C’est ce qui ressort de l’atelier de Libreville sur le patrimoine mondial qui s’est tenu au sein du Bureau de l’Unesco du lundi 20 au jeudi 23 janvier dernier. Alors qu’en 2009 l’ancien Hôpital Albert Schweitzer de Lambaréné, fondé en 1913, faisait son entrée sur la liste indicative du Gabon au patrimoine mondial de l’Unesco, il vient juste d’être retiré pour « absence d’attribut de la valeur universelle et exceptionnelle »

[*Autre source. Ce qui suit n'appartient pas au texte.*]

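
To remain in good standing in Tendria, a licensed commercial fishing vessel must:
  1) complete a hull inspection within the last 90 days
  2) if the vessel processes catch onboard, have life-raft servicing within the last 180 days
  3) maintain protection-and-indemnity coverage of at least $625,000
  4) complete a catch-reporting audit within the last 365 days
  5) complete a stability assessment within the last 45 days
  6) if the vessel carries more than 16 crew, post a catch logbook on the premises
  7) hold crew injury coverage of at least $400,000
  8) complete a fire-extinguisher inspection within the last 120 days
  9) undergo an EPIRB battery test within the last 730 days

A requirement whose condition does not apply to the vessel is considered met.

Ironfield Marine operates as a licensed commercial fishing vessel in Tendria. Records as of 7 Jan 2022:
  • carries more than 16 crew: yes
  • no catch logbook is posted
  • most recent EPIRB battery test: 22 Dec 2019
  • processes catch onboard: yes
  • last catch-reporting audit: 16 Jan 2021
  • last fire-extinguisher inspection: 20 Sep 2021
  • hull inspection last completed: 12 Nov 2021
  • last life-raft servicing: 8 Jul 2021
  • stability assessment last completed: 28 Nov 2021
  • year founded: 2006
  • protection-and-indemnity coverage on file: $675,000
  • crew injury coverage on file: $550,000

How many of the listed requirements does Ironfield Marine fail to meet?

1. hull inspection 56 days ago vs limit 90 → met
2. condition 'processes catch onboard' holds; life-raft servicing 183 days ago vs limit 180 → not met
3. protection-and-indemnity coverage $675,000 ≥ $625,000 → met
4. catch-reporting audit 356 days ago vs limit 365 → met
5. stability assessment 40 days ago vs limit 45 → met
6. condition 'carries more than 16 crew' holds; catch logbook absent → not met
7. crew injury coverage $550,000 ≥ $400,000 → met
8. fire-extinguisher inspection 109 days ago vs limit 120 → met
9. EPIRB battery test 747 days ago vs limit 730 → not met
Not met: 3 of 9

3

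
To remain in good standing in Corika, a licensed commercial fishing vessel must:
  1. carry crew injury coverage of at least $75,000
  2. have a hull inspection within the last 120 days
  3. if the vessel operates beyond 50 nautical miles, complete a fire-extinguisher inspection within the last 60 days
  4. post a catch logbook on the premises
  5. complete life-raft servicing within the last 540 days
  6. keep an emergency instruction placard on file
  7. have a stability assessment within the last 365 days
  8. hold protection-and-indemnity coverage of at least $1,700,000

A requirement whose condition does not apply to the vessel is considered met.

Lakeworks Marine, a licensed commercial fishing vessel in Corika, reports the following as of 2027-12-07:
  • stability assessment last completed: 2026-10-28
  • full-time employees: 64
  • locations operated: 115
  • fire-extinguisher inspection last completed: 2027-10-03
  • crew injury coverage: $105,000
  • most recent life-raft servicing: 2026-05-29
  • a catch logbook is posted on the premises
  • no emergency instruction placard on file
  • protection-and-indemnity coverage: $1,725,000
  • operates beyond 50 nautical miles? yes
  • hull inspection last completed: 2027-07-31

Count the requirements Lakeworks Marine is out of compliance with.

1. crew injury coverage $105,000 ≥ $75,000 → met
2. hull inspection 129 days ago vs limit 120 → not met
3. condition 'operates beyond 50 nautical miles' holds; fire-extinguisher inspection 65 days ago vs limit 60 → not met
4. catch logbook present → met
5. life-raft servicing 557 days ago vs limit 540 → not met
6. emergency instruction placard absent → not met
7. stability assessment 405 days ago vs limit 365 → not met
8. protection-and-indemnity coverage $1,725,000 ≥ $1,700,000 → met
Not met: 5 of 8

5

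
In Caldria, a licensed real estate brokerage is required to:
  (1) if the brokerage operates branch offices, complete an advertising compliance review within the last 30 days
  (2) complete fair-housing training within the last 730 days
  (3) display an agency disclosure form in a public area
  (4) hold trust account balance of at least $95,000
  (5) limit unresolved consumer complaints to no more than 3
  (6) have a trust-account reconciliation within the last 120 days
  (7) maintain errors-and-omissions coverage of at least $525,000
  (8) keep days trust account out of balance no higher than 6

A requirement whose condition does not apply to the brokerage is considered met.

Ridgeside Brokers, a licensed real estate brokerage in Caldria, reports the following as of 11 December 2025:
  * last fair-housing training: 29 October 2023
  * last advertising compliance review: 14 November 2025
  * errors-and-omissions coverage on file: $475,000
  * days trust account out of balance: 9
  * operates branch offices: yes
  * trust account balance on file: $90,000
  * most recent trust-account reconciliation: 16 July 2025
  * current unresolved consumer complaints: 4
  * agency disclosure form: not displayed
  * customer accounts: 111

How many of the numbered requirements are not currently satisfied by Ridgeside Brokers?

1. condition 'operates branch offices' holds; advertising compliance review 27 days ago vs limit 30 → met
2. fair-housing training 774 days ago vs limit 730 → not met
3. agency disclosure form absent → not met
4. trust account balance $90,000 < $95,000 → not met
5. unresolved consumer complaints 4 > 3 → not met
6. trust-account reconciliation 148 days ago vs limit 120 → not met
7. errors-and-omissions coverage $475,000 < $525,000 → not met
8. days trust account out of balance 9 > 6 → not met
Not met: 7 of 8

7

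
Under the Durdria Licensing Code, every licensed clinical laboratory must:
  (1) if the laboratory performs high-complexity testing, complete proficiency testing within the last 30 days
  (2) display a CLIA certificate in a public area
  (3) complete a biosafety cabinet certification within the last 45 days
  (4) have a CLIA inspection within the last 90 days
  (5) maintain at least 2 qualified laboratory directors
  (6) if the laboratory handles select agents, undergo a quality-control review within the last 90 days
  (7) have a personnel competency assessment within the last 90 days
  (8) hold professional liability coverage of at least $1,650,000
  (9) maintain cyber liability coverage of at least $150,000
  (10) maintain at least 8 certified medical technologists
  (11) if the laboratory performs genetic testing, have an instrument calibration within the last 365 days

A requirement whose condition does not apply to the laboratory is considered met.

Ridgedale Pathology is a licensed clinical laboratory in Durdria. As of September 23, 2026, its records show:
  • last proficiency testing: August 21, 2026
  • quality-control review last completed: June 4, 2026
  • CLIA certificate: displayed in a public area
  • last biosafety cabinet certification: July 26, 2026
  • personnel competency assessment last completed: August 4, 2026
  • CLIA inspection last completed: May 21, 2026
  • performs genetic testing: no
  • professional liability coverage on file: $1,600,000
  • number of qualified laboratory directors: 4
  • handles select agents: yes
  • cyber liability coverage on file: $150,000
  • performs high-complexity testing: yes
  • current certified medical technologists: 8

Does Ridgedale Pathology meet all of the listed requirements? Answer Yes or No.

1. condition 'performs high-complexity testing' holds; proficiency testing 33 days ago vs limit 30 → not met
2. CLIA certificate present → met
3. biosafety cabinet certification 59 days ago vs limit 45 → not met
4. CLIA inspection 125 days ago vs limit 90 → not met
5. qualified laboratory directors 4 ≥ 2 → met
6. condition 'handles select agents' holds; quality-control review 111 days ago vs limit 90 → not met
7. personnel competency assessment 50 days ago vs limit 90 → met
8. professional liability coverage $1,600,000 < $1,650,000 → not met
9. cyber liability coverage $150,000 ≥ $150,000 → met
10. certified medical technologists 8 ≥ 8 → met
11. condition 'performs genetic testing' does not hold → requirement n/a → met
Not met: 1, 3, 4, 6, 8

No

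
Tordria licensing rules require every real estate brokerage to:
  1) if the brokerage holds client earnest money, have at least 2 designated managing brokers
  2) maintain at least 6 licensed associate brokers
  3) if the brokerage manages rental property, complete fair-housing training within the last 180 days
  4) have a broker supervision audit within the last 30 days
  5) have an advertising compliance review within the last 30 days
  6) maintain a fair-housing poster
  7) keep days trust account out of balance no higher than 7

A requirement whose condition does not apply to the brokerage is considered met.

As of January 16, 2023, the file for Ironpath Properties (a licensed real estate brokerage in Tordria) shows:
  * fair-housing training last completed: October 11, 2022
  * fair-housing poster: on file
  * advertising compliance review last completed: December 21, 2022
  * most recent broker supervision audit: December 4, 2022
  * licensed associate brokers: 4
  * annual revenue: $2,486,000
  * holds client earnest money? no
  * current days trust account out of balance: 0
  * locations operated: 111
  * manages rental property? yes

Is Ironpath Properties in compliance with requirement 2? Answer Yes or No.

No

2. licensed associate brokers 4 < 6 → not met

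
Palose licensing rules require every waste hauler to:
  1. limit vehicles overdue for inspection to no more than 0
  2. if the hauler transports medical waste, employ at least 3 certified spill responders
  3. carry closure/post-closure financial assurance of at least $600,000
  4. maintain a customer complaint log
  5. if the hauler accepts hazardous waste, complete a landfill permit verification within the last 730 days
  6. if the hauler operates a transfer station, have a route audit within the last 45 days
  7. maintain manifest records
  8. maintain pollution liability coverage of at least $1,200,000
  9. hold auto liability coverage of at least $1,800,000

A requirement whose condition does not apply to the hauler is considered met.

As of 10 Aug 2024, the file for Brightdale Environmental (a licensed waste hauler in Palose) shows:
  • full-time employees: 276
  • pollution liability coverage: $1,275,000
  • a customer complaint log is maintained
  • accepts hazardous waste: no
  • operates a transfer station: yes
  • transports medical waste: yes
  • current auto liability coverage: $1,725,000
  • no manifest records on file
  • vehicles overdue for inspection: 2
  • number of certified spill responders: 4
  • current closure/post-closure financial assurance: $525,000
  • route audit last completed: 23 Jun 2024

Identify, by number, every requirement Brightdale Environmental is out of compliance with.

1, 3, 6, 7, 9

1. vehicles overdue for inspection 2 > 0 → not met
2. condition 'transports medical waste' holds; certified spill responders 4 ≥ 3 → met
3. closure/post-closure financial assurance $525,000 < $600,000 → not met
4. customer complaint log present → met
5. condition 'accepts hazardous waste' does not hold → requirement n/a → met
6. condition 'operates a transfer station' holds; route audit 48 days ago vs limit 45 → not met
7. manifest records absent → not met
8. pollution liability coverage $1,275,000 ≥ $1,200,000 → met
9. auto liability coverage $1,725,000 < $1,800,000 → not met
Not met: 1, 3, 6, 7, 9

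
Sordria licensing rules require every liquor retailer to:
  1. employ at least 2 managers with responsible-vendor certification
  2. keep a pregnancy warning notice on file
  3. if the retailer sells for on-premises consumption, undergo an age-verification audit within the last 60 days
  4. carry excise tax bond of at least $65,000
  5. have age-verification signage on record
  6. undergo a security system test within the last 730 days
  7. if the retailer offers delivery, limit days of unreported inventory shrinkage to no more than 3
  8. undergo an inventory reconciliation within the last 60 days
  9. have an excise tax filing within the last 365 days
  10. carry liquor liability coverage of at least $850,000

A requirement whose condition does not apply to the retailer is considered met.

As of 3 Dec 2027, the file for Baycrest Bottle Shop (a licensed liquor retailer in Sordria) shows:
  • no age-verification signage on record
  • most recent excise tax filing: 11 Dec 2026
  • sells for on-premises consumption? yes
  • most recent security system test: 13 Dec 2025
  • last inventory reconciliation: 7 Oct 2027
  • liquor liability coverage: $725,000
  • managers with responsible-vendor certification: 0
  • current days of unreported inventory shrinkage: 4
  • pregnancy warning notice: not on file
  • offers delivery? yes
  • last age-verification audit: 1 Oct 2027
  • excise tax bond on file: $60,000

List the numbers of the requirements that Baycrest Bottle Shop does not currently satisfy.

1, 2, 3, 4, 5, 7, 10

1. managers with responsible-vendor certification 0 < 2 → not met
2. pregnancy warning notice absent → not met
3. condition 'sells for on-premises consumption' holds; age-verification audit 63 days ago vs limit 60 → not met
4. excise tax bond $60,000 < $65,000 → not met
5. age-verification signage absent → not met
6. security system test 720 days ago vs limit 730 → met
7. condition 'offers delivery' holds; days of unreported inventory shrinkage 4 > 3 → not met
8. inventory reconciliation 57 days ago vs limit 60 → met
9. excise tax filing 357 days ago vs limit 365 → met
10. liquor liability coverage $725,000 < $850,000 → not met
Not met: 1, 2, 3, 4, 5, 7, 10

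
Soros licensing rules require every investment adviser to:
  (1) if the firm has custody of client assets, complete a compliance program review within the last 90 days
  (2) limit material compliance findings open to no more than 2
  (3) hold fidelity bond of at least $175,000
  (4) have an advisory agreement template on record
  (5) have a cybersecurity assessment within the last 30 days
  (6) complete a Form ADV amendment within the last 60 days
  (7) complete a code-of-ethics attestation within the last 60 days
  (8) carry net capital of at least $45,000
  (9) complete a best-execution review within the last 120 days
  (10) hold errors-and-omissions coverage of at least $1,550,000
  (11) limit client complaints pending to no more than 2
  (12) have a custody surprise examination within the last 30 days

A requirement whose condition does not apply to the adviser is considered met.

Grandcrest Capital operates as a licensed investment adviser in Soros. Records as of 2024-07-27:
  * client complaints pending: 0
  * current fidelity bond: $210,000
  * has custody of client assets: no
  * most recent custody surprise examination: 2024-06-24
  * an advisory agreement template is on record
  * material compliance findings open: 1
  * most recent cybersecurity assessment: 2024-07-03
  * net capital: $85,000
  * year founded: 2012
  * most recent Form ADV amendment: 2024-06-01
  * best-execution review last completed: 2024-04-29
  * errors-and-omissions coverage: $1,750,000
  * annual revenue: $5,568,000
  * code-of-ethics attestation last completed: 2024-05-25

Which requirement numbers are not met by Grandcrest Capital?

7, 12

1. condition 'has custody of client assets' does not hold → requirement n/a → met
2. material compliance findings open 1 ≤ 2 → met
3. fidelity bond $210,000 ≥ $175,000 → met
4. advisory agreement template present → met
5. cybersecurity assessment 24 days ago vs limit 30 → met
6. Form ADV amendment 56 days ago vs limit 60 → met
7. code-of-ethics attestation 63 days ago vs limit 60 → not met
8. net capital $85,000 ≥ $45,000 → met
9. best-execution review 89 days ago vs limit 120 → met
10. errors-and-omissions coverage $1,750,000 ≥ $1,550,000 → met
11. client complaints pending 0 ≤ 2 → met
12. custody surprise examination 33 days ago vs limit 30 → not met
Not met: 7, 12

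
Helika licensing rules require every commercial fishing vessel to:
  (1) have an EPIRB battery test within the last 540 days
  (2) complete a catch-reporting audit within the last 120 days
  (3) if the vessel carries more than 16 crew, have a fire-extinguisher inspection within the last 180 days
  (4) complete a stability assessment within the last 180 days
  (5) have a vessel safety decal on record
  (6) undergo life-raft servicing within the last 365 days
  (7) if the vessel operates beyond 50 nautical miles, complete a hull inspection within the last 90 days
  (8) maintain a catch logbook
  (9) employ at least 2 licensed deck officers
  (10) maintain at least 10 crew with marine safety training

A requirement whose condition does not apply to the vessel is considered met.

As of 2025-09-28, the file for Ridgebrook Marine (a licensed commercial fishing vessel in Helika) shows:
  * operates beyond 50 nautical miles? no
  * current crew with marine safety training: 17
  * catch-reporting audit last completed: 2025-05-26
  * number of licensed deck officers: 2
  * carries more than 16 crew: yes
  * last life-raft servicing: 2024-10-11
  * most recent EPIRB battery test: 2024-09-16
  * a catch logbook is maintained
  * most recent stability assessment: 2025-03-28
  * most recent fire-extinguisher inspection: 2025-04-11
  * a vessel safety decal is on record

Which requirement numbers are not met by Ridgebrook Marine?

2, 4

1. EPIRB battery test 377 days ago vs limit 540 → met
2. catch-reporting audit 125 days ago vs limit 120 → not met
3. condition 'carries more than 16 crew' holds; fire-extinguisher inspection 170 days ago vs limit 180 → met
4. stability assessment 184 days ago vs limit 180 → not met
5. vessel safety decal present → met
6. life-raft servicing 352 days ago vs limit 365 → met
7. condition 'operates beyond 50 nautical miles' does not hold → requirement n/a → met
8. catch logbook present → met
9. licensed deck officers 2 ≥ 2 → met
10. crew with marine safety training 17 ≥ 10 → met
Not met: 2, 4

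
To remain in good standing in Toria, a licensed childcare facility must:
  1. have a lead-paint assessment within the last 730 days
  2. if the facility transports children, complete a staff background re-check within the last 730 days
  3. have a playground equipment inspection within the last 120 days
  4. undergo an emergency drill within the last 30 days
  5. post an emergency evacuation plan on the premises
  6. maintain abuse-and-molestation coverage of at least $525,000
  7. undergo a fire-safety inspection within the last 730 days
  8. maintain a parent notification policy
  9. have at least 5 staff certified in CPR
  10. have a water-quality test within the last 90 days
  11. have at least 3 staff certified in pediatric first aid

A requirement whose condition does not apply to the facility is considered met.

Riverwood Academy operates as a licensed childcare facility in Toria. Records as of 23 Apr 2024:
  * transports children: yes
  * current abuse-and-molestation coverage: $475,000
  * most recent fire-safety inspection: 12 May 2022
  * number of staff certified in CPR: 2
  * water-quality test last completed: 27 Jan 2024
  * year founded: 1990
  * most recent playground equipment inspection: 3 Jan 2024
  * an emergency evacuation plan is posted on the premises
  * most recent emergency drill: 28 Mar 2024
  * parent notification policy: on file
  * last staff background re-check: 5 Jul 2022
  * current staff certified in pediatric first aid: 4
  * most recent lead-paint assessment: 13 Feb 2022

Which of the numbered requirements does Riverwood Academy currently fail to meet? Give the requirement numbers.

1, 6, 9

1. lead-paint assessment 800 days ago vs limit 730 → not met
2. condition 'transports children' holds; staff background re-check 658 days ago vs limit 730 → met
3. playground equipment inspection 111 days ago vs limit 120 → met
4. emergency drill 26 days ago vs limit 30 → met
5. emergency evacuation plan present → met
6. abuse-and-molestation coverage $475,000 < $525,000 → not met
7. fire-safety inspection 712 days ago vs limit 730 → met
8. parent notification policy present → met
9. staff certified in CPR 2 < 5 → not met
10. water-quality test 87 days ago vs limit 90 → met
11. staff certified in pediatric first aid 4 ≥ 3 → met
Not met: 1, 6, 9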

Cet atelier portait essentiellement sur la révision de la liste indicative du Gabon et la présentation du dossier de candidature du parc national de l’Ivindo dans ladite liste. Ainsi, alors que le Gabon inscrivait l’Hôpital Albert Schweitzer, le Parc National de Minkébé et 3 autres sites sur sa liste indicative, 11 ans plus tard, elle a été retirée.   

En effet, l’Unesco le considérait comme « le symbole matériel et le point d’ancrage le plus important de l’action humanitaire et du développement durable ». L’hôpital Schweitzer justifiait alors de toute sa valeur universelle et exceptionnelle. « Cet hôpital est unique dans son esprit et dans son modèle de fonctionnement. Cela justifie parfaitement sa valeur universelle exceptionnelle », a t-on pu lire dans un rapport de l’Unesco datant de 2009. 

Aujourd’hui, l’Hôpital Albert Schweitzer a perdu ses lettres de noblesse. Symbole de la vétusté, il accuse de nombreuses difficultés qui empiètent sur son fonctionnement, bien qu’il demeure toujours une référence dans cette province du Moyen-Ogooué.  

Conséquence, l’hôpital Albert Schweitzer vient malheureusement d’être retiré de la liste indicative du Gabon et perd par la même occasion toutes ses chances de se faire inscrire sur la liste du patrimoine mondial de l’Unesco, qui rappelons-le, présente un intérêt exceptionnel pour l’héritage commun de l’humanité.